De acordo com o relatório da Organização Internacional do Trabalho, mais de 50 milhões de pessoas são vítimas da escravidão moderna em todo o mundo. Sendo que 28 milhões desses indivíduos vivem em condição de trabalho forçado. Apesar desses casos estarem presentes em quase todos os países, mais da metade (52%) se encontra em países de renda média ou alta.
Outros dados que o relatório aponta são que 86% do trabalho forçado pode ser encontrado no setor privado, enquanto apenas 14% é imposto pelo Estado. Pelo menos 23% dos casos de exploração por meio privado são de exploração sexual comercial, com quatro a cada cinco vítimas sendo mulheres ou meninas.

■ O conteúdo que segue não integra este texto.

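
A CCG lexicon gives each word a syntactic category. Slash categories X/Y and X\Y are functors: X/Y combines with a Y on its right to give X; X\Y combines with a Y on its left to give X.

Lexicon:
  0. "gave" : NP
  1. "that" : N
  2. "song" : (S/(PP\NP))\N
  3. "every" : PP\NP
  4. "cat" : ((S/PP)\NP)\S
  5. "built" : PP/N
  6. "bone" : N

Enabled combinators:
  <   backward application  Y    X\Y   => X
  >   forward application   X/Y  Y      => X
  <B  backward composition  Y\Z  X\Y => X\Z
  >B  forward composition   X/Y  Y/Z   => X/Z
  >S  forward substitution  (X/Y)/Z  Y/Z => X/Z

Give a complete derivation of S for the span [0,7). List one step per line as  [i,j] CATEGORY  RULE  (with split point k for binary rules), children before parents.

[0,7] S   >
  [0,5] S/PP   <
    [0,1] "gave" : NP
    [1,5] (S/PP)\NP   <
      [1,4] S   >
        [1,3] S/(PP\NP)   <
          [1,2] "that" : N
          [2,3] "song" : (S/(PP\NP))\N
        [3,4] "every" : PP\NP
      [4,5] "cat" : ((S/PP)\NP)\S
  [5,7] PP   >
    [5,6] "built" : PP/N
    [6,7] "bone" : N

[0,1] NP  lex  "gave"
[1,2] N  lex  "that"
[2,3] (S/(PP\NP))\N  lex  "song"
[1,3] S/(PP\NP)  <  k=2
[3,4] PP\NP  lex  "every"
[1,4] S  >  k=3
[4,5] ((S/PP)\NP)\S  lex  "cat"
[1,5] (S/PP)\NP  <  k=4
[0,5] S/PP  <  k=1
[5,6] PP/N  lex  "built"
[6,7] N  lex  "bone"
[5,7] PP  >  k=6
[0,7] S  >  k=5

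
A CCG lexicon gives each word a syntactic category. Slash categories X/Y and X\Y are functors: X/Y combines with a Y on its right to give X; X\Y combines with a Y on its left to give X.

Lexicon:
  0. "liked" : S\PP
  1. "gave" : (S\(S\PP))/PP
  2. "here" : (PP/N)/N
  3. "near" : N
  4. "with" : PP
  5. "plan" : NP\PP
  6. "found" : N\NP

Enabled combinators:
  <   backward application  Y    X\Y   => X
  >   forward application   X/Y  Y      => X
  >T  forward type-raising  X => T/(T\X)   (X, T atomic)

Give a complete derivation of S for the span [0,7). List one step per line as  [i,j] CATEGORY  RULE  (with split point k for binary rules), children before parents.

[0,7] S   <
  [0,1] "liked" : S\PP
  [1,7] S\(S\PP)   >
    [1,2] "gave" : (S\(S\PP))/PP
    [2,7] PP   >
      [2,4] PP/N   >
        [2,3] "here" : (PP/N)/N
        [3,4] "near" : N
      [4,7] N   <
        [4,6] NP   <
          [4,5] "with" : PP
          [5,6] "plan" : NP\PP
        [6,7] "found" : N\NP

[0,1] S\PP  lex  "liked"
[1,2] (S\(S\PP))/PP  lex  "gave"
[2,3] (PP/N)/N  lex  "here"
[3,4] N  lex  "near"
[2,4] PP/N  >  k=3
[4,5] PP  lex  "with"
[5,6] NP\PP  lex  "plan"
[4,6] NP  <  k=5
[6,7] N\NP  lex  "found"
[4,7] N  <  k=6
[2,7] PP  >  k=4
[1,7] S\(S\PP)  >  k=2
[0,7] S  <  k=1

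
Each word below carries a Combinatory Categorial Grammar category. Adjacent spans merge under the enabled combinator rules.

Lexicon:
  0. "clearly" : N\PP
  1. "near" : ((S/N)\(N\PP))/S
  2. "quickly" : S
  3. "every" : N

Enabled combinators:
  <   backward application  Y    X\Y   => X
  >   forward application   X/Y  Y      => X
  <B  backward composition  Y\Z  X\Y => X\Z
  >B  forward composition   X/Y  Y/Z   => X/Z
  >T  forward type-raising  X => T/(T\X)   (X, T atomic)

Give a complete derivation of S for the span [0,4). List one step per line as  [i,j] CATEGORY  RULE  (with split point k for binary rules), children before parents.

[0,1] N\PP  lex  "clearly"
[1,2] ((S/N)\(N\PP))/S  lex  "near"
[2,3] S  lex  "quickly"
[1,3] (S/N)\(N\PP)  >  k=2
[0,3] S/N  <  k=1
[3,4] N  lex  "every"
[0,4] S  >  k=3

[0,4] S   >
  [0,3] S/N   <
    [0,1] "clearly" : N\PP
    [1,3] (S/N)\(N\PP)   >
      [1,2] "near" : ((S/N)\(N\PP))/S
      [2,3] "quickly" : S
  [3,4] "every" : N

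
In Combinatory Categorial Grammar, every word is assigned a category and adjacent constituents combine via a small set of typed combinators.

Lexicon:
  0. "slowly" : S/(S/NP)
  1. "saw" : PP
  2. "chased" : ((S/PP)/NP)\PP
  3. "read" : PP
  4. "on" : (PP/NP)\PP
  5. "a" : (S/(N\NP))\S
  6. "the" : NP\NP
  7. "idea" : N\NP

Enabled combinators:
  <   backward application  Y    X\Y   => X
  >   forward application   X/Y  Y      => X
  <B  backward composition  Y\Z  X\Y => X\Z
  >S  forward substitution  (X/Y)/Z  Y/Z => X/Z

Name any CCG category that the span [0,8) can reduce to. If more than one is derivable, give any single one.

[0,8] S   >
  [0,6] S/(N\NP)   <
    [0,5] S   >
      [0,1] "slowly" : S/(S/NP)
      [1,5] S/NP   >S
        [1,3] (S/PP)/NP   <
          [1,2] "saw" : PP
          [2,3] "chased" : ((S/PP)/NP)\PP
        [3,5] PP/NP   <
          [3,4] "read" : PP
          [4,5] "on" : (PP/NP)\PP
    [5,6] "a" : (S/(N\NP))\S
  [6,8] N\NP   <B
    [6,7] "the" : NP\NP
    [7,8] "idea" : N\NP

S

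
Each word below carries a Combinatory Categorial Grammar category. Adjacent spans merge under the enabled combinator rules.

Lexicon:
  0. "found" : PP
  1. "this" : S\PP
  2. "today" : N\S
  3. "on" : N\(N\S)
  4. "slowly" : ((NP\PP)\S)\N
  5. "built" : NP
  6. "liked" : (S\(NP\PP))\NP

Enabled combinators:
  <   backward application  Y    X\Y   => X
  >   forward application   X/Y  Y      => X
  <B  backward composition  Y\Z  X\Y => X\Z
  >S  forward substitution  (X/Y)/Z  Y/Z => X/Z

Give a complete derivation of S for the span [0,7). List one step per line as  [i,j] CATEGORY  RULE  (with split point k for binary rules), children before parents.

[0,1] PP  lex  "found"
[1,2] S\PP  lex  "this"
[2,3] N\S  lex  "today"
[3,4] N\(N\S)  lex  "on"
[2,4] N  <  k=3
[4,5] ((NP\PP)\S)\N  lex  "slowly"
[2,5] (NP\PP)\S  <  k=4
[5,6] NP  lex  "built"
[6,7] (S\(NP\PP))\NP  lex  "liked"
[5,7] S\(NP\PP)  <  k=6
[2,7] S\S  <B  k=5
[1,7] S\PP  <B  k=2
[0,7] S  <  k=1

[0,7] S   <
  [0,1] "found" : PP
  [1,7] S\PP   <B
    [1,2] "this" : S\PP
    [2,7] S\S   <B
      [2,5] (NP\PP)\S   <
        [2,4] N   <
          [2,3] "today" : N\S
          [3,4] "on" : N\(N\S)
        [4,5] "slowly" : ((NP\PP)\S)\N
      [5,7] S\(NP\PP)   <
        [5,6] "built" : NP
        [6,7] "liked" : (S\(NP\PP))\NP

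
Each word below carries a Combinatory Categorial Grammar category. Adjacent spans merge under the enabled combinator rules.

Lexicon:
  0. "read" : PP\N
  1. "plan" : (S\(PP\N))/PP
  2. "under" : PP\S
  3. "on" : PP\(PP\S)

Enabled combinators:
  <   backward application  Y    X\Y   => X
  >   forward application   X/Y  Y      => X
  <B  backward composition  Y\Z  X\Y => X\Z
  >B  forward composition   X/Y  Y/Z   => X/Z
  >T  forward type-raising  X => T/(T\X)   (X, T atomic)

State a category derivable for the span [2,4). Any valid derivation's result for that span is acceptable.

PP

[0,4] S   <
  [0,1] "read" : PP\N
  [1,4] S\(PP\N)   >
    [1,2] "plan" : (S\(PP\N))/PP
    [2,4] PP   <
      [2,3] "under" : PP\S
      [3,4] "on" : PP\(PP\S)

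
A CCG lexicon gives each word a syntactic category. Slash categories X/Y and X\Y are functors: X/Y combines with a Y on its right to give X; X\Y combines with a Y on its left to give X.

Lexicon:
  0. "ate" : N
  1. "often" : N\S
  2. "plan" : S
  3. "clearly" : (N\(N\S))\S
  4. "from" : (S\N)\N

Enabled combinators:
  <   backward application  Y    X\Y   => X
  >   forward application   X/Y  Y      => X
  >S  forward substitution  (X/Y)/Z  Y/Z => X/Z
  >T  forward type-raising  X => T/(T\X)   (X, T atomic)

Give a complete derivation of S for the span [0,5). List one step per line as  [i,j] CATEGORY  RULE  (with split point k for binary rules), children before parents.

[0,5] S   >
  [0,1] S/(S\N)   >T
    [0,1] "ate" : N
  [1,5] S\N   <
    [1,4] N   <
      [1,2] "often" : N\S
      [2,4] N\(N\S)   <
        [2,3] "plan" : S
        [3,4] "clearly" : (N\(N\S))\S
    [4,5] "from" : (S\N)\N

[0,1] N  lex  "ate"
[0,1] S/(S\N)  >T
[1,2] N\S  lex  "often"
[2,3] S  lex  "plan"
[3,4] (N\(N\S))\S  lex  "clearly"
[2,4] N\(N\S)  <  k=3
[1,4] N  <  k=2
[4,5] (S\N)\N  lex  "from"
[1,5] S\N  <  k=4
[0,5] S  >  k=1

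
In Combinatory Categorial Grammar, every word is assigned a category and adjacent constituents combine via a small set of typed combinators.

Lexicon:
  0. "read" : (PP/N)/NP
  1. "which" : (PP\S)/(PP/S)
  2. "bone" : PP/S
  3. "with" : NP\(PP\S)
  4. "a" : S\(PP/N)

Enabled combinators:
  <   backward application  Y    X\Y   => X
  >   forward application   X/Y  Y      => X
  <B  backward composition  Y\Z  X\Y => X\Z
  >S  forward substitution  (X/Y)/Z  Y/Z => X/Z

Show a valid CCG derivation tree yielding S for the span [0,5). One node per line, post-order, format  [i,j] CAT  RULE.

[0,1] (PP/N)/NP  lex  "read"
[1,2] (PP\S)/(PP/S)  lex  "which"
[2,3] PP/S  lex  "bone"
[1,3] PP\S  >  k=2
[3,4] NP\(PP\S)  lex  "with"
[1,4] NP  <  k=3
[0,4] PP/N  >  k=1
[4,5] S\(PP/N)  lex  "a"
[0,5] S  <  k=4

[0,5] S   <
  [0,4] PP/N   >
    [0,1] "read" : (PP/N)/NP
    [1,4] NP   <
      [1,3] PP\S   >
        [1,2] "which" : (PP\S)/(PP/S)
        [2,3] "bone" : PP/S
      [3,4] "with" : NP\(PP\S)
  [4,5] "a" : S\(PP/N)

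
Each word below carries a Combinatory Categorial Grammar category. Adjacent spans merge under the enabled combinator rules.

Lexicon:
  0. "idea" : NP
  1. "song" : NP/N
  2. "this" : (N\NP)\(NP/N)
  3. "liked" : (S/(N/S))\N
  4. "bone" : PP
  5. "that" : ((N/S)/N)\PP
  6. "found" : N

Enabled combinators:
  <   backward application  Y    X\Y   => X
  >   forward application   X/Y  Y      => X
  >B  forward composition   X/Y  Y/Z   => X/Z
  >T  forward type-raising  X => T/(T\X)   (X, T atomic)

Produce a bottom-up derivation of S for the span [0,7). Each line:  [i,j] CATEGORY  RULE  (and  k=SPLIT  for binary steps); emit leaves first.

[0,1] NP  lex  "idea"
[1,2] NP/N  lex  "song"
[2,3] (N\NP)\(NP/N)  lex  "this"
[1,3] N\NP  <  k=2
[0,3] N  <  k=1
[3,4] (S/(N/S))\N  lex  "liked"
[0,4] S/(N/S)  <  k=3
[4,5] PP  lex  "bone"
[5,6] ((N/S)/N)\PP  lex  "that"
[4,6] (N/S)/N  <  k=5
[6,7] N  lex  "found"
[4,7] N/S  >  k=6
[0,7] S  >  k=4

[0,7] S   >
  [0,4] S/(N/S)   <
    [0,3] N   <
      [0,1] "idea" : NP
      [1,3] N\NP   <
        [1,2] "song" : NP/N
        [2,3] "this" : (N\NP)\(NP/N)
    [3,4] "liked" : (S/(N/S))\N
  [4,7] N/S   >
    [4,6] (N/S)/N   <
      [4,5] "bone" : PP
      [5,6] "that" : ((N/S)/N)\PP
    [6,7] "found" : N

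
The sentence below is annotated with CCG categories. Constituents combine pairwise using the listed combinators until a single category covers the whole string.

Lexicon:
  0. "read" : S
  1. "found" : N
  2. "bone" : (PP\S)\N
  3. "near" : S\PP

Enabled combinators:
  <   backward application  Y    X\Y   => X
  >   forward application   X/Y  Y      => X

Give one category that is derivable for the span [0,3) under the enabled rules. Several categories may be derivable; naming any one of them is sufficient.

PP

[0,4] S   <
  [0,3] PP   <
    [0,1] "read" : S
    [1,3] PP\S   <
      [1,2] "found" : N
      [2,3] "bone" : (PP\S)\N
  [3,4] "near" : S\PP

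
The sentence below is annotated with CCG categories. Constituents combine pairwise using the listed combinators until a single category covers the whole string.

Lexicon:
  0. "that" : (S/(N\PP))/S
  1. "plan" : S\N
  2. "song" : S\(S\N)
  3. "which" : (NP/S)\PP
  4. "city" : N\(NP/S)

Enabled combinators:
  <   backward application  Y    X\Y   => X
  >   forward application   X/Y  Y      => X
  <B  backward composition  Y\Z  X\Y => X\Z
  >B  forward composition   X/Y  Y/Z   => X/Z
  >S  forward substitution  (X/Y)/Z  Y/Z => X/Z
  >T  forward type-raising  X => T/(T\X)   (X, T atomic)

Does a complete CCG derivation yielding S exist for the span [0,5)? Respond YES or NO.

[0,5] S   >
  [0,3] S/(N\PP)   >
    [0,1] "that" : (S/(N\PP))/S
    [1,3] S   <
      [1,2] "plan" : S\N
      [2,3] "song" : S\(S\N)
  [3,5] N\PP   <B
    [3,4] "which" : (NP/S)\PP
    [4,5] "city" : N\(NP/S)

YES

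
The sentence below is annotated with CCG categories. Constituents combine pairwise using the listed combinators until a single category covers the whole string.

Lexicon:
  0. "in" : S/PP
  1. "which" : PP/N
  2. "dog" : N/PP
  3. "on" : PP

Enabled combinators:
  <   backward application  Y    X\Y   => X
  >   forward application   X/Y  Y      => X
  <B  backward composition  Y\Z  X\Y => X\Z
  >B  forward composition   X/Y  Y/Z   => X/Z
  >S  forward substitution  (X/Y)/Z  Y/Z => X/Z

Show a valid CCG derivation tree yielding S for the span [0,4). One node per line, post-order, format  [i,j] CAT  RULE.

[0,4] S   >
  [0,2] S/N   >B
    [0,1] "in" : S/PP
    [1,2] "which" : PP/N
  [2,4] N   >
    [2,3] "dog" : N/PP
    [3,4] "on" : PP

[0,1] S/PP  lex  "in"
[1,2] PP/N  lex  "which"
[0,2] S/N  >B  k=1
[2,3] N/PP  lex  "dog"
[3,4] PP  lex  "on"
[2,4] N  >  k=3
[0,4] S  >  k=2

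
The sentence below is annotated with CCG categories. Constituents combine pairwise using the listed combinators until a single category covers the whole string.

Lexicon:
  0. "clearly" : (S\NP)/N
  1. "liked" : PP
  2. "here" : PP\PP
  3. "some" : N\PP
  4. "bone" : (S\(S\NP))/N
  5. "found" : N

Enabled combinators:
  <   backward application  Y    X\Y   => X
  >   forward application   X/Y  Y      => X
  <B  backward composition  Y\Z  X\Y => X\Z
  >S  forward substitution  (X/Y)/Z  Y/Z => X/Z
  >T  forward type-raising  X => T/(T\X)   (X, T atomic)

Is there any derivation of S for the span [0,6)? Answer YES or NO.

YES

[0,6] S   <
  [0,4] S\NP   >
    [0,1] "clearly" : (S\NP)/N
    [1,4] N   >
      [1,2] N/(N\PP)   >T
        [1,2] "liked" : PP
      [2,4] N\PP   <B
        [2,3] "here" : PP\PP
        [3,4] "some" : N\PP
  [4,6] S\(S\NP)   >
    [4,5] "bone" : (S\(S\NP))/N
    [5,6] "found" : N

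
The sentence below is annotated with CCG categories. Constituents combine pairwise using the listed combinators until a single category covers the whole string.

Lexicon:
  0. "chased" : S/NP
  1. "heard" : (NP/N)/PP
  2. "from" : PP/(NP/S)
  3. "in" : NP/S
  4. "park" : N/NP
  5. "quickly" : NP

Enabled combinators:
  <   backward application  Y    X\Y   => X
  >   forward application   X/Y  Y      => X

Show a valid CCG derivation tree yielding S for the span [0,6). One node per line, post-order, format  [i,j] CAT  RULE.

[0,1] S/NP  lex  "chased"
[1,2] (NP/N)/PP  lex  "heard"
[2,3] PP/(NP/S)  lex  "from"
[3,4] NP/S  lex  "in"
[2,4] PP  >  k=3
[1,4] NP/N  >  k=2
[4,5] N/NP  lex  "park"
[5,6] NP  lex  "quickly"
[4,6] N  >  k=5
[1,6] NP  >  k=4
[0,6] S  >  k=1

[0,6] S   >
  [0,1] "chased" : S/NP
  [1,6] NP   >
    [1,4] NP/N   >
      [1,2] "heard" : (NP/N)/PP
      [2,4] PP   >
        [2,3] "from" : PP/(NP/S)
        [3,4] "in" : NP/S
    [4,6] N   >
      [4,5] "park" : N/NP
      [5,6] "quickly" : NP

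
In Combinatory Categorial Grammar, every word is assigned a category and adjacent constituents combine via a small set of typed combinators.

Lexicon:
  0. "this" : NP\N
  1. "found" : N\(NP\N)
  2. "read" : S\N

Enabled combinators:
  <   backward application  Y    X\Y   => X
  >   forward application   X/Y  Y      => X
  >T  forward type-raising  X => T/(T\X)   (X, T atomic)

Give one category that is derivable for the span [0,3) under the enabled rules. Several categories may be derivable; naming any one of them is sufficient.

S

[0,3] S   <
  [0,2] N   <
    [0,1] "this" : NP\N
    [1,2] "found" : N\(NP\N)
  [2,3] "read" : S\N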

Por fim, a cada oito pessoas forçadas a trabalhar, uma delas é criança, contabilizando 3,3 milhões de vítimas. Além disso, metade delas é encontrada em situações de exploração sexual comercial.
Casamento forçado
O casamento forçado é considerado parte da escravidão moderna, pois se enquadra na descrição de “exploração, por outros, com motivação pessoal ou comercial, em que a vítima é enganada, coagida e forçada a perder sua liberdade”.
É estimado que cerca de 22 milhões de pessoas vivem em um casamento forçado ao redor do mundo. Entretanto, especialistas defendem que a incidência deve ser maior, principalmente quando se trata de vítimas com 16 anos ou menos. Porém, como a definição é restrita, nem todos os casamentos infantis se enquadram como casamento forçado.
Os dados do relatório mostram que mais de 85% dos casamentos forçados acontecem devido a pressão familiar. Apesar de 65% dos casos serem encontrados na Ásia e no Pacífico, quando se considera a porcentagem populacional regional, a maior prevalência de casos ocorre nos Estados Árabes. Nessas localidades 4,8 pessoas, em cada 1 mil, estão em um casamento contra sua vontade.
Quais são os tipos de escravidão moderna?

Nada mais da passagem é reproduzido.